Miesięcznik Murator ONLINE

Skocz do zawartości

PROBLEM - odleglosc od granicy dzialki 3m, a nawis budynku. Prosba o pomoc!


Dzeus86

Recommended Posts

Padłem. :lol2: Komedia

 

 

Co na to "architekt"? I kto to jest?

 

To bardziej zlozony problem - najpierw mialem "renomowane biuro z warszawy" ktore prosta adaptacje robilo mi ponad 4 miesiace i wygladlao to jakby po raz pierwszy zabieralo sie za sprawe ( brak znajomosci elementarnych podstaw). Finalnie oklamali mnie ze zlozyli wniosek dokumentujac to nawet zdjeciami ( a nie zlozyli co wyszlo prawie miesiac pozniej, gdy zadzwonilem do starostwa). Koncowo zakonczylem z nimi wspolprace i dokumenty jakie mialem przekazem innemu architektowi, ktory sprezal sie, aby mozliwie szybko cala dokumentacje przerobic od nowa ( zrobil to w tydzien - liczyl sie czas bo przez opoznienia caly harmonogram ekip i budowy by mi sie posypal). NIestety bazowal na PZT poprzedniego "biura architektonicznego" i ten temat umknal.

Fakt jego wina, bo to on sie pod dokumentacja podpisal. Poza tym nie moglbym nic czlowiekowi zarzucic, a wrecz w druga stronę.. problem jednak jest

 

 

A co do tego co on na to - wg niego mam prawomocne PnB, inwentaryzacja bedzie zgodna z PZT zawartym tak jak cały projekt jako integralny załącznik PnB, więc uważa że powinienem dalej spokojnie budować.

Edytowane przez Dzeus86
Odnośnik do komentarza
Udostępnij na innych stronach

To nie jest rozwiazanie - bo jak ktos doniesie - zmieni sie wlasciciel, albo obecny sasiad zobaczy ( co nie jest trudne golym okiem), ze budynek jest za blisko ( nawis 2m odleglosci) to nawet za 5 lat ktos mi moze zalozyc sprawe a decyzje PnB oraz o Uzytkowaniu moga cofnac. Wyczytalem takie historie...

 

Do ubiegłego roku wykroczenia wobec Warunków Technicznych i Prawa Budowlanego nie przedawniały się nigdy! Takie historie to już chyba się nie powtórzą. Za 5 lat to już może sobie co najwyżej pogrozić pięścią przez ogrodzenie. Właśnie w ubiegłym roku zmieniono prawo budowlane, aby chroniło właścicieli budynków, którzy mają legalnie pozwolenie na budowę, a urząd popełnił błąd zatwierdzając projekt niezgodny z przepisami. Dotyczy to sytuacji kiedy przez właśnie 5 lat nikt nie zgłosił żadnej sprawy do PINB, nie było żadnej kontroli ani postępowania, a inwestor zbudował zgodnie z projektem (który okazało się że był niezgodny z przepisami).
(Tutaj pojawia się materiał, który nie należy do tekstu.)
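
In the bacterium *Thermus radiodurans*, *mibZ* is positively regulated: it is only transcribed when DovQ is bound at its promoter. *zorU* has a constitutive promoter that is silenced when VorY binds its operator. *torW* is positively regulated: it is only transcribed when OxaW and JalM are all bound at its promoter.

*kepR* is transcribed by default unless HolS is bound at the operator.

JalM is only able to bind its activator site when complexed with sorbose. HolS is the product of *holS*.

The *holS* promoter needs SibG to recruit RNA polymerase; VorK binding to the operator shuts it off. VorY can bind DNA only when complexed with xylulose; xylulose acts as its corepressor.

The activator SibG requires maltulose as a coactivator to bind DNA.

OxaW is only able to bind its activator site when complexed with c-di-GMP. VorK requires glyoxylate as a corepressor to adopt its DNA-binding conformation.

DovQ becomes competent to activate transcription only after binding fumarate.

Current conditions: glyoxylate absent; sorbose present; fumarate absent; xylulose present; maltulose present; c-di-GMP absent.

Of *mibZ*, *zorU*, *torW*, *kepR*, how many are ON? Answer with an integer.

Fumarate is absent, so DovQ is inactive.
Required activator DovQ is absent, so *mibZ* is not transcribed.
→ *mibZ* is OFF.
Xylulose is present, so VorY is active.
With repressor VorY bound, *zorU* is not transcribed.
→ *zorU* is OFF.
c-di-GMP is absent, so OxaW is inactive.
Sorbose is present, so JalM is active.
Required activator OxaW is absent, so *torW* is not transcribed.
→ *torW* is OFF.
Maltulose is present, so SibG is active.
Glyoxylate is absent, so VorK is inactive.
No repressor is bound and SibG is active, so *holS* is transcribed.
So HolS is produced and active.
With repressor HolS bound, *kepR* is not transcribed.
→ *kepR* is OFF.
0 of the 4 genes are transcribed.

0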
To ma chronić przed sytuacjami, gdy nieświadomy właściciel mieszka sobie spokojnie 10 lat, a nagle nowy sąsiad (najczęściej deweloper z kasą) wygrzebie jakiś przepis, aby rozwalić budynek na sąsiedniej działce, bo coś jest niezgodne z przepisami.

Oczywiście jeśli do 5 lat będzie jakakolwiek sprawa wniesiona, kontrola, itp. to już nie chroni Cię ten przepis.

Odnośnik do komentarza
Udostępnij na innych stronach

Ale jak już wspomniałem wcześniej, ważniejsza będzie inwentaryzacja powykonawcza która odsłoni że nie jest 3 m tylko 2 m od granicy i co wtedy??

Lepiej to wyjaśnić teraz na takim etapie na jakim jest teraz budowa niż potem gdy będzie wszystko już wykończone.

 

Przeczytaj #6 .

Odnośnik do komentarza
Udostępnij na innych stronach

Na pewno nie możesz lokować w odległości 2 m w oparciu o ten przepis z Twojego MPZP. Mógłbyś w tzw. ostrej granicy, po uzyskaniu zgody sąsiada.

Skoro inwentaryzacja wykaże 3m, to chyba będzie zgodnie z przepisami WT (odległość 3m), a na pewno urząd tego nie wykryje na podstawie samych papierów...

 

Pytanie czy jesteś na 100% pewien? Wygrzebralem właśnie:

https://www.mpoia.pl/index.php/dzialalnosc/zespol-rzeczoznawcow/39-p-zespol-rzeczoznawcow-mpoia-rp/1278-opinia-nr-54-zblizenie-do-granicy-zaktualizowana

 

Tu jest przypadek ze ktos chce sie wybudowac 2,1 m od granic powolujac sie na zapis mowiacy o 1,5 od granicy. Malopolska okregowa izba architektow oswiadcza iz jest to zgodne z tym zapisem.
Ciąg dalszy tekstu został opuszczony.